Saturday, I was hurtin' - which didn't bode well for getting back on the nutrition wagon, or for exercising beyond getting out of bed to get more snacks to make my headache go away. Then Sunday rolled around and with the Bears tragedy, it was no time to give up the plethora of left-over-very-bad-for-you party food.
So by the time Monday rolled around, I was feeling pretty disgusting and just down right fat. I know most people can put it on and take it off and their mood is pretty consistent. But when I'm up in weight from a big binge weekend, I am crabby as hell. It's not so much the scale, but the jeans are my barometer and when the muffin top begins to start forming, I don't feel like going anywhere or talking to anyone. I really enjoyed the taste of those dark chocolate covered pretzels, but I enjoy feeling lean better.
This was my frame of mind when taking my son to gymnastics. I was slightly irritated, bloated, not in the mood to chitchat with silly women. There is only one seat that's a little out of the way of what I call the bullpen (a hot sweaty area that looks like a scene from Dance Moms.) We were running late and as I whipped around the corner to claim the one independent chair, I was met with a woman and her laptop and she flashed me a grin that let me know she won.
So I squeezed into the pint-sized plastic chairs - at least they felt pint-sized after my weekend, and instantly the sweat started forming on my brow. It's going to be one long hour.
The women all seemed to be part of some cult-like play group because they were sharing stories about one of their members going AWOL and gossiping about where she might be hiding. Then the talk of weight came up. Normally, I love talking about weight and food. I like to think of those conversations as free Weight Watcher meetings. However, cynical, fat me wasn't in the mood.
Most of these women tip a little heavy on the scale, but more or less totally acceptable weights. There was one women that talked obsessively about her slow metabolism. She never eats more than salads and granola. Besides the fact that I wanted to tell her that most granolas are full of sugar and fat, I also wanted to mention that I thought she was full of crap. But I refrained.
Then the conversations went a little like this:
- "I work out seven days a week for at least an hour and can't seem to lose this extra 40 pounds"
- "I literally never eat - I have no idea why I can't lose weight"
- "I stop eating by 6pm, this just doesn't make any sense"
But then this one pushed me over the edge:
- "I work out like crazy, I'm carting the kids around constantly and am always on the go.

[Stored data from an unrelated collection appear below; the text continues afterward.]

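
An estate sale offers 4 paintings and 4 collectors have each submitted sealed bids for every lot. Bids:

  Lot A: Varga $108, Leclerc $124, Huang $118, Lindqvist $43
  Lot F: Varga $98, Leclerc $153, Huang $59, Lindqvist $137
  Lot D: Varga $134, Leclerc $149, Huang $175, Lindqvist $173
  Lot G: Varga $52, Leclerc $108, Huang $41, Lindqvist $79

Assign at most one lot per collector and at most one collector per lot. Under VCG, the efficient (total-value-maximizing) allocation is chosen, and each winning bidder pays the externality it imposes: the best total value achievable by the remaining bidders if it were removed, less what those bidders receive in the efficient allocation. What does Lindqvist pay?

Lindqvist pays $45.

Efficient allocation: Varga→Lot A ($108), Leclerc→Lot G ($108), Huang→Lot D ($175), Lindqvist→Lot F ($137); total welfare W = $528.
Lindqvist receives Lot F at value $137, so the others get W − 137 = $391.
Without Lindqvist: best allocation of the remaining 3 bidders over all 4 lots is Varga→Lot A ($108), Leclerc→Lot F ($153), Huang→Lot D ($175), total $436.
VCG payment = (others' best without Lindqvist) − (others' welfare with Lindqvist) = 436 − 391 = $45.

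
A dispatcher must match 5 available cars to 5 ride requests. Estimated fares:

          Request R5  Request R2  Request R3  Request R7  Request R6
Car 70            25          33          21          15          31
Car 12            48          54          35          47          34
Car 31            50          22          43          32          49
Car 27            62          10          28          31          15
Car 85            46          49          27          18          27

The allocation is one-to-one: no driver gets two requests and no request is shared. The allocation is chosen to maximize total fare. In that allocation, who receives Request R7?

Car 12 receives Request R7.

This is the linear assignment problem.
Optimal: Car 70→Request R6 ($31), Car 12→Request R7 ($47), Car 31→Request R3 ($43), Car 27→Request R5 ($62), Car 85→Request R2 ($49) — total 31+47+43+62+49 = $232.
Column-greedy (each request in turn goes to its best remaining driver) gives $208, worse by 24.
Next-best assignment: Car 70→Request R3, Car 12→Request R7, Car 31→Request R6, Car 27→Request R5, Car 85→Request R2 = $228.
Swapping Car 70↔Car 27 (Car 70→Request R5 $25, Car 27→Request R6 $15) loses 53.
Car 12's own top request is Request R2 ($54), but forcing Car 12→Request R2 and reassigning the rest optimally gives only $208 — worse by 24.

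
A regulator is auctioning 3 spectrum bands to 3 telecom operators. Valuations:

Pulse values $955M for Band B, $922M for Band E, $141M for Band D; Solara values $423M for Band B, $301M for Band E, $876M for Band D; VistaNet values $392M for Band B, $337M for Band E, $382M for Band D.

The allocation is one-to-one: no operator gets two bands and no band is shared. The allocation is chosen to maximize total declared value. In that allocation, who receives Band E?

Pulse receives Band E.

This is a one-to-one assignment (maximum-weight bipartite matching).
Optimal: Pulse→Band E ($922M), Solara→Band D ($876M), VistaNet→Band B ($392M) — total 922+876+392 = $2190M.
Column-greedy (each band in turn goes to its best remaining operator) gives $2168M, worse by 22.
Pulse's own top band is Band B ($955M), but forcing Pulse→Band B and reassigning the rest optimally gives only $2168M — worse by 22.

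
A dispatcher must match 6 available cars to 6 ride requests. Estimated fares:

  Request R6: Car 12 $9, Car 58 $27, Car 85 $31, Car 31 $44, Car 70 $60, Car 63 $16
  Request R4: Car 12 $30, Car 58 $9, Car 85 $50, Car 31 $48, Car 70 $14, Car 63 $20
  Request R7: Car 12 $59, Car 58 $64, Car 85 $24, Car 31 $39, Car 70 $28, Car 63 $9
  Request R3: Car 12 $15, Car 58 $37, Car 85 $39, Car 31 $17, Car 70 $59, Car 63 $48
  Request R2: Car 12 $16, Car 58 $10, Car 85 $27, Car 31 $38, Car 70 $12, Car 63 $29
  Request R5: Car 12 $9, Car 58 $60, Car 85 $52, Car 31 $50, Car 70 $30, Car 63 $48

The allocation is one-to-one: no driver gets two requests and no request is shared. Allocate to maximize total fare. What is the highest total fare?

This is the linear assignment problem.
Optimal: Car 12→Request R7 ($59), Car 58→Request R5 ($60), Car 85→Request R4 ($50), Car 31→Request R2 ($38), Car 70→Request R6 ($60), Car 63→Request R3 ($48) — total 59+60+50+38+60+48 = $315.
Max-entry greedy (repeatedly take the single best remaining cell) gives $288, worse by 27.
Next-best assignment: Car 12→Request R7, Car 58→Request R5, Car 85→Request R2, Car 31→Request R4, Car 70→Request R6, Car 63→Request R3 = $302.
Swapping Car 70↔Car 85 (Car 70→Request R4 $14, Car 85→Request R6 $31) loses 65.
Checked against all permutations: $315 is optimal.

Maximum total: $315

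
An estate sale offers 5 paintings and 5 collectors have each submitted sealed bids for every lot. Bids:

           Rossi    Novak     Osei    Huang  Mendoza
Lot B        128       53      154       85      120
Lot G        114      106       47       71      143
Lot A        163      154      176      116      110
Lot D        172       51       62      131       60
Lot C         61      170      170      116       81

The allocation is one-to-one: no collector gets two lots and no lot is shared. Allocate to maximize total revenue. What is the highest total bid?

Optimal: Rossi→Lot A ($163), Novak→Lot C ($170), Osei→Lot B ($154), Huang→Lot D ($131), Mendoza→Lot G ($143) — total 163+170+154+131+143 = $761.
Max-entry greedy (repeatedly take the single best remaining cell) gives $746, worse by 15.
Checked against all permutations: $761 is optimal.

Max total: $761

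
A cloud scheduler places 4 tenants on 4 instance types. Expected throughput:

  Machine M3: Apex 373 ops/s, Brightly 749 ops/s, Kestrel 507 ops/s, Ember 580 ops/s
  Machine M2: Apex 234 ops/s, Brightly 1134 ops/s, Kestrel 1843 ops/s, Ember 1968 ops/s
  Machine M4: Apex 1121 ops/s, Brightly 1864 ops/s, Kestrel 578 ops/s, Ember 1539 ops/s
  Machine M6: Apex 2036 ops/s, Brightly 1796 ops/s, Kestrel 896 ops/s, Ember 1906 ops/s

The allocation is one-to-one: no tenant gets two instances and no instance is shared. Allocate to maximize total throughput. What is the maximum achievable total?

This is the linear assignment problem.
Optimal: Apex→Machine M6 (2036 ops/s), Brightly→Machine M4 (1864 ops/s), Kestrel→Machine M3 (507 ops/s), Ember→Machine M2 (1968 ops/s) — total 2036+1864+507+1968 = 6375 ops/s.
Column-greedy (each instance in turn goes to its best remaining tenant) gives 4734 ops/s, worse by 1641.
Next-best assignment: Apex→Machine M6, Brightly→Machine M4, Kestrel→Machine M2, Ember→Machine M3 = 6323 ops/s.

Max total: 6375 ops/s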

Life is just not fair. I shouldn't be fat. There is absolutely no reason I should be fat"
This time I didn't refrain. I went there. I was in the middle of the conversation, but hadn't said a word until I plunged off the cliff and simply stated, "You're fat because you eat too much."
I tried to recover and say I was fat from the weekend because I ate too much too. It had absolutely nothing to do with anything else. I had no one else to blame. My lame attempt at back peddling wasn't really working. No one was responding. I was met with daggers. I guess I won't be invited to that play group anytime soon.

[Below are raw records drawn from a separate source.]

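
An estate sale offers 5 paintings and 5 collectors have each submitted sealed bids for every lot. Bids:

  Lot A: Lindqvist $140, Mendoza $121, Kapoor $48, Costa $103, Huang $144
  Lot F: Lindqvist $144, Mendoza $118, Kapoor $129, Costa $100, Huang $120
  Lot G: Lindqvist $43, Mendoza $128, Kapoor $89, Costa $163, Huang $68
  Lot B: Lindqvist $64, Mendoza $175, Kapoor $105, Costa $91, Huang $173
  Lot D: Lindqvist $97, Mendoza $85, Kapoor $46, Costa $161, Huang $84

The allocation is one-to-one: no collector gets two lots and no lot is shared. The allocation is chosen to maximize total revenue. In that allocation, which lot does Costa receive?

Costa receives Lot D.

This is the linear assignment problem.
Optimal: Lindqvist→Lot A ($140), Mendoza→Lot G ($128), Kapoor→Lot F ($129), Costa→Lot D ($161), Huang→Lot B ($173) — total 140+128+129+161+173 = $731.
Max-entry greedy (repeatedly take the single best remaining cell) gives $672, worse by 59.
Next-best assignment: Lindqvist→Lot F, Mendoza→Lot B, Kapoor→Lot G, Costa→Lot D, Huang→Lot A = $713.
Costa's own top lot is Lot G ($163), but forcing Costa→Lot G and reassigning the rest optimally gives only $708 — worse by 23.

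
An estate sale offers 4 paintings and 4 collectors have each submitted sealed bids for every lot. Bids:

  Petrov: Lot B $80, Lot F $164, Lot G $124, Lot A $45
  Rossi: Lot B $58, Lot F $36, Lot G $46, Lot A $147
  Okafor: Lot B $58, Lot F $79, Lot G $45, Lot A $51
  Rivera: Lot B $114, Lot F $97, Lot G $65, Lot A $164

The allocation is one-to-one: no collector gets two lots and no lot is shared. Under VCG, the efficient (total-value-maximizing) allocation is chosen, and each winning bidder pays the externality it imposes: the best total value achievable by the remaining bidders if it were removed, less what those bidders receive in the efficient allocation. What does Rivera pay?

Rivera pays $13.

Efficient allocation: Petrov→Lot F ($164), Rossi→Lot A ($147), Okafor→Lot G ($45), Rivera→Lot B ($114); total welfare W = $470.
Rivera receives Lot B at value $114, so the others get W − 114 = $356.
Without Rivera: best allocation of the remaining 3 bidders over all 4 lots is Petrov→Lot F ($164), Rossi→Lot A ($147), Okafor→Lot B ($58), total $369.
VCG payment = (others' best without Rivera) − (others' welfare with Rivera) = 369 − 356 = $13.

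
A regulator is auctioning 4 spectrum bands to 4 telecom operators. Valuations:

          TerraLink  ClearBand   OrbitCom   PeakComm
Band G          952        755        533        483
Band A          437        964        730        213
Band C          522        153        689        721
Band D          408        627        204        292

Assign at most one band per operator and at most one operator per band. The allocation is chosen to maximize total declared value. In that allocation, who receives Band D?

ClearBand receives Band D.

Optimal: TerraLink→Band G ($952M), ClearBand→Band D ($627M), OrbitCom→Band A ($730M), PeakComm→Band C ($721M) — total 952+627+730+721 = $3030M.
Max-entry greedy (repeatedly take the single best remaining cell) gives $2841M, worse by 189.
ClearBand's own top band is Band A ($964M), but forcing ClearBand→Band A and reassigning the rest optimally gives only $2897M — worse by 133.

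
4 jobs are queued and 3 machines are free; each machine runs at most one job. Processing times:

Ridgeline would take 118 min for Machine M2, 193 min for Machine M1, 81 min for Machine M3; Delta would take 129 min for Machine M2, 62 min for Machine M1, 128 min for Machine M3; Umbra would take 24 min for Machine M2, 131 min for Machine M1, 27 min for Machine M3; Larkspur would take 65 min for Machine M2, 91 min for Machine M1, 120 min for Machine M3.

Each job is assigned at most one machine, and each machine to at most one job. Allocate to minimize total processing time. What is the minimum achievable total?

This is the linear assignment problem.
Optimal: Larkspur→Machine M2 (65 min), Delta→Machine M1 (62 min), Umbra→Machine M3 (27 min) — total 65+62+27 = 154 min.
Min-entry greedy (repeatedly take the single cheapest remaining cell) gives 167 min, worse by 13.
Checked against all permutations: 154 min is optimal.

Minimum total: 154 min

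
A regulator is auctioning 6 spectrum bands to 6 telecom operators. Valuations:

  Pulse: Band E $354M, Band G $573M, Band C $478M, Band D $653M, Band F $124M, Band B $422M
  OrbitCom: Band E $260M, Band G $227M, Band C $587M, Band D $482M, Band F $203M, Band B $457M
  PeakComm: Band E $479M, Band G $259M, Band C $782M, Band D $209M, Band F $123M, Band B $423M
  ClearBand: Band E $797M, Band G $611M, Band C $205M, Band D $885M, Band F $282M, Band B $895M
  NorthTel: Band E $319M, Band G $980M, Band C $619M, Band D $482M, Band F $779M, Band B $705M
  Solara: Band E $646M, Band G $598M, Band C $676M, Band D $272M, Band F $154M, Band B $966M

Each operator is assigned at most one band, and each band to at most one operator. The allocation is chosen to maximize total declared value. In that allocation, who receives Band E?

ClearBand receives Band E.

Optimal: Pulse→Band D ($653M), OrbitCom→Band F ($203M), PeakComm→Band C ($782M), ClearBand→Band E ($797M), NorthTel→Band G ($980M), Solara→Band B ($966M) — total 653+203+782+797+980+966 = $4381M.
Next-best assignment: Pulse→Band G, OrbitCom→Band D, PeakComm→Band C, ClearBand→Band E, NorthTel→Band F, Solara→Band B = $4379M.
Swapping Solara↔Pulse (Solara→Band D $272M, Pulse→Band B $422M) loses 925.
Every other assignment is strictly worse.
ClearBand's own top band is Band B ($895M), but forcing ClearBand→Band B and reassigning the rest optimally gives only $4159M — worse by 222.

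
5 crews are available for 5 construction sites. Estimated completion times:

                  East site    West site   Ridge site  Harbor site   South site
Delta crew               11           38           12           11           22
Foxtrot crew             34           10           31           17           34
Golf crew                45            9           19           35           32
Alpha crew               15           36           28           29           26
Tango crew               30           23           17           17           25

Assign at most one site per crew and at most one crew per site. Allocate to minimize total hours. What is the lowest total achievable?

Minimum total: 78 hours

Optimal: Delta crew→Ridge site (12 hours), Foxtrot crew→Harbor site (17 hours), Golf crew→West site (9 hours), Alpha crew→East site (15 hours), Tango crew→South site (25 hours) — total 12+17+9+15+25 = 78 hours.
Min-entry greedy (repeatedly take the single cheapest remaining cell) gives 80 hours, worse by 2.
Every other assignment is strictly worse.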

I probably shouldn't have said it so blatantly, but given my own state of feeling enormous and my crabby mood, it just came out. WIth the exception of a few rare cases, it's totally true. Why be ashamed? I fully admit it and if people want to be honest with themselves, they'd admit it too.
We can't really hide our weight unless we have a really great stylist. I'm sure I was way too harsh, but the only way I'm going to fit into the size smaller jeans is to eat less. It's the same for pretty much everyone. Depending on the meal in front of me, sometimes I think it's totally worth gaining the weight because I really want the taste of the vodka pasta calling my name. Other times I get in the zone. I eat less, exercise more and am smart about my food choices. Shockingly, I lose weight.
I'm not saying it's not hard, it's really hard. It's just the concept that's simple.
Stating the obvious clearly isn't going to make me any friends, especially at gymnastics. I'm sorry gymnastics lady for inadvertantly calling you fat. While you're working on your eating, I'll be working on my social skills. I guess now I'll have to get there 30 minutes before class to assure myself the lone seat behind the door.